While it was a Prussian general who said it first, Mike Tyson said it best: “Everyone has a plan until they get punched in the mouth.” Incident simulations, war games and tabletop exercises can go a long way to prepare the business and security teams for the worst, but there’s nothing like a trial by fire.
As part of its proactive approach to defense, UK-based BT allows its red teams to attack live systems without informing the rest of the business or the blue team defending it. These live exercises test the real-world abilities of both teams and inform the company’s defenses going forward.
BT’s Cytadel: Defense in-depth informed by risk
BT’s roots go back to the 1846 founding of the Electric Telegraph Company, and today operates multiple business units across the world. The company offers consumer services such as fixed-line, broadband, mobile services and television subscriptions and offers IT consulting and services for commercial customers.

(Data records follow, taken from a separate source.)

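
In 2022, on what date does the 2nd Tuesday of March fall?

March 2022 begins on a Tuesday, so the first Tuesday is March 1.
The 2nd Tuesday is 1 weeks later: 1 + 7 = 8.

March 8, 2022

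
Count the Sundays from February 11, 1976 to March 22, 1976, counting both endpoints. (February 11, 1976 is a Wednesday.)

February 11, 1976 is a Wednesday; the first Sunday on or after it is February 15, 1976 (4 days later).
From February 15, 1976 to March 22, 1976: 14 + 22 = 36 days (rest of February, March).
36 ÷ 7 = 5 full weeks with remainder 1, so 5 more Sundays after the first → 6.

6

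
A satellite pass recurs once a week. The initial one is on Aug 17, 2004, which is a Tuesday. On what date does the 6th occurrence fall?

Sep 21, 2004

The 6th occurrence is 5 intervals after the first: 5 × 7 = 35 days after Aug 17, 2004.
Aug has 31 days — 14 days to the end of Aug leaves 21.
21 days into Sep → Sep 21, 2004.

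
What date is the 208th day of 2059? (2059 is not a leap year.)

2059-07-27

January has 31 days (208 − 31 = 177 remain).
February has 28 days (177 − 28 = 149 remain).
March has 31 days (149 − 31 = 118 remain).
April has 30 days (118 − 30 = 88 remain).
May has 31 days (88 − 31 = 57 remain).
June has 30 days (57 − 30 = 27 remain).
27 into July → July 27.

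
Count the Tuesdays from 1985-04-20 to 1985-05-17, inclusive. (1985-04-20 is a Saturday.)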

Les Anderson, BT’s Group CISO, joined the company in 2014 from GCHQ and is keen that security makes an effort to understand and connect with the business to protect it without blocking the goals of business. “Enabling the business to succeed safely is the ethos,” says Anderson. “The business is here to provide service and features to consumers, which then generates profit. That’s why we can afford to have a security organization in the first place.”
BT’s defense-in-depth strategy internally is called Cytadel. Anderson explains that the strategy is based on the idea that traditional citadels are surrounded by walls, ditches, high areas, ground surveillance and moats. If a single element fails, levels of protection are in place. “What we’ve got here is defense-in-depth, as opposed to just a very high brick wall. If that one single brick wall fails, then everything falls, so this is about frustrating, and denying, and delaying bad things happening.”
Anderson is responsible for ensuring protections are in place for the physical estate, logical IT estate, and the people estate across the entire company. When he joined BT, the company had a traditional compliance cybersecurity regime. He was tasked with driving change and adopting a data justified, risk-based approach. “There’s many companies I think don’t do risk categorization. They have oodles of policy that they don’t link to those risks, and then nobody pays any attention to the policies,” he says. “They’re often unimplementable as well as so they’re ignored. Unless a policy is justified by a risk, burn the policy, because otherwise, what is it doing?”
“We consider holistically all that could happen to a service, a feature, a system. BT Sport, for example, it’s a great consumer service to offer,” says Anderson. “Imagine, then, if you want a badge of honor and try to take down a Premier League match. So, we’ve had to consider the risks of DDoS, for example, and we’ve invested heavily in anti-DDoS capability to ensure that that can’t happen.”